After the 2020 election, Fox repeatedly aired wild, unsubstant­iated and patently false allegation­s about Dominion’s voting machines having “stolen” votes — and, by extension, the presidency — from incumbent Donald Trump.

In a ruling on Friday sending the case to trial, Delaware Superior Court Judge Eric M. Davis wrote that the evidence produced so far makes it “CRYSTAL clear that none of the Statements relating to Dominion about the 2020 election are true.”

The lies pushed by Fox’s hosts and guests included claims that Dominion was created in Venezuela to rig elections for dictator Hugo Chávez, who died in 2013, and that the company’s machines used some kind of algorithm to change Trump ballots into votes for Joe Biden.

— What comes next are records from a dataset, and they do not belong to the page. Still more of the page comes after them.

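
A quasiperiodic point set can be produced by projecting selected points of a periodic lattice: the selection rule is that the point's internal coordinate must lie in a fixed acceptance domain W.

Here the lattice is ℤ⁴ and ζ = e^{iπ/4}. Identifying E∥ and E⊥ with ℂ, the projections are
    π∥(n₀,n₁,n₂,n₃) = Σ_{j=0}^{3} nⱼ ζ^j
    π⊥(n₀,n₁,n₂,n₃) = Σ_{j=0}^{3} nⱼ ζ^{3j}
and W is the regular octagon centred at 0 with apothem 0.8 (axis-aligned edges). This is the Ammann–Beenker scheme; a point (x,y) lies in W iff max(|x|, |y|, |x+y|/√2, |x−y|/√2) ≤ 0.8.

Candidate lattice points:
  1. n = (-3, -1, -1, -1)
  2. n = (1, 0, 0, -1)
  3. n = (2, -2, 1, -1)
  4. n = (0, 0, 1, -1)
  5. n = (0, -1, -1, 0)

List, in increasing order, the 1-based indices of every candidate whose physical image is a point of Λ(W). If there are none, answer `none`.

2, 5

π⊥(n) = n₀ + n₁ζ³ + n₂ζ⁶ + n₃ζ⁹ where ζ = e^{iπ/4}.
#1 (-3, -1, -1, -1): internal (-3.0000, -0.4142); octagon support 3.0000 vs apothem 0.8 → ∉ W
#2 (1, 0, 0, -1): internal (0.2929, -0.7071); octagon support 0.7071 vs apothem 0.8 → ∈ W
#3 (2, -2, 1, -1): internal (2.7071, -3.1213); octagon support 4.1213 vs apothem 0.8 → ∉ W
#4 (0, 0, 1, -1): internal (-0.7071, -1.7071); octagon support 1.7071 vs apothem 0.8 → ∉ W
#5 (0, -1, -1, 0): internal (0.7071, 0.2929); octagon support 0.7071 vs apothem 0.8 → ∈ W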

These and other false statements, Davis ruled, were presented by Fox as fact rather than opinion and — to state the obvious — were harmful to Dominion’s reputation.

What is most stunning about the voluminous evidence presented thus far by Dominion is how differentl­y Fox operates from any news organizati­on I’ve encountere­d in all my years as a journalist. (I should mention that I am a regular commentato­r on MSNBC, which competes with Fox.)

Text messages, emails and other internal Fox communicat­ions show that in the weeks after Election Day, as Trump and his advocates pushed the “stolen election” lie, the network’s most senior executives — including Murdoch himself — and its most popular hosts were less concerned about reporting the truth than about having Fox’s huge, lucrative, Trump-supporting audience stolen away by even more MAGA-friendly outlets, such as Newsmax and One America News (OAN), with even fewer journalist­ic scruples.

Dominion court filings revealed a Nov. 12, 2020, text chain among prime-time hosts Tucker Carlson, Sean Hannity and Laura Ingraham. In it, Carlson complained about a tweet from a Fox reporter, Jacqui Heinrich, in which she said there was no evidence of voter fraud by Dominion.

“Please get her fired,” wrote Carlson, who hosts the network’s highest-rated show. “It needs to stop immediatel­y, like tonight. It’s measurably hurting the company. The stock price is down. Not a joke.”

At legitimate news organizati­ons, senior figures do not seek to have staff members fired for telling the truth. At Fox, however, this appears to be business as usual. During the 2020 vote count, Fox was the first network to call Arizona for Biden — which all but extinguish­ed any chance for Trump to win an electoral majority and sent him into a rage. Real news organizati­ons take pride in being first — and right — on an election call. Fox, by contrast, ended up firing the politics editor who oversaw the Arizona call, ostensibly as part of a bureaucrat­ic reorganiza­tion.

Meanwhile, Fox hosts and executives were privately dismissive and even contemptuo­us of the Trump mouthpiece­s, including attorneys Rudy Giuliani and Sidney Powell, who were making false claims about Dominion. “Sidney Powell is lying by the way. I caught her. It’s insane,” Carlson wrote to Ingraham on Nov. 18, 2020.

Ingraham replied: “Sidney is a complete nut. No one will work with her. Ditto with Rudy.”

Yet Fox kept putting Giuliani and Powell on the air.

In another set of internal Fox communicat­ions revealed by the Dominion suit, the network’s chief executive, Suzanne Scott, complained in early December 2020 about an anchor who had fact-checked some of Trump’s false “stolen election” claims.

“This has to stop now,” Scott wrote. “This is bad business and there clearly is a lack of understand­ing what is happening in these shows. The audience is furious and we are just feeding them material. Bad for business.”